Twenty Years of Cotton Nitrogen Management and Cycling Trials in Texas and Arizona: What Have We Learned?

Thursday, January 7, 2021: 11:45 AM
Kevin F. Bronson , USDA-ARS
Over 20 site-years of nitrogen fertilizer management/cycling trials were conducted in Lubbock Texas and Maricopa Arizona from 1998 to 2019. Furrow, overhead sprinkler (OSI), subsurface drip irrigation (SDI) were used. Soil profile nitrate (0-36 inches in Texas and 0-72 inches in Arizona) was sampled and tested for in all trials. Nitrogen-15 labeled fertilizer was used for two years in Texas and for two years in Arizona.

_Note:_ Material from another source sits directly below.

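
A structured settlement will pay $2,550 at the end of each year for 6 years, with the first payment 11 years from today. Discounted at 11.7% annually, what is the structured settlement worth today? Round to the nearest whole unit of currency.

$3,497

Value one period before first payment (t=10): 2550 × [1 − (1+0.117)^(−6)] / 0.117 = 2550 × 4.146579 = 10,573.7757
PV₀ = 10,573.7757 / (1+0.117)^10 = 10,573.7757 / 3.023651 = 3,497.0220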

Canopy reflectance was measured with active sensors in every trial. A pre-plant soil NO3 test (0-24 inches in Texas, 0-36 inches in Arizona)-based N recommendation algorithm was successfully developed. A complementary approach of guiding in-season N applications with a vegetation index relative to a well-fertilized soil test-based plot saved N without hurting yields in both states. The old 1984 recommendations for petiole NO3 deficiency levels were lowered by 1000 ppm in Arizona after analyzing eight recent site-years of data. New lessons were learned on the fate of fertilizer N in irrigated cotton in Texas and Arizona. Nitrate leaching can be significant in furrow irrigation but is negligible in OSI and SDI. Recovery efficiency by cotton was about 20, 40, and 90 % of applied/fertigated N fertilizer for furrow, OSI, and SDI respectively. Internal N use efficiency for all yield levels, irrigation modes, and both states was a remarkably consistent 43 lb N per bale. Net N mineralization was estimated as N uptake in zero-N plots minus credits for soil NO3. Testing irrigation water for NO3 concentrations is an important N credit. This information all feeds into the pre-plant soil NO3 test-based N recommendation which also requires a yield goal. Nitrous oxide (greenhouse gas 300 x more potent than CO2) emissions were about 1 % of added N in furrow and OSI, but the N2O emission factor was near zero with SDI and fertigation.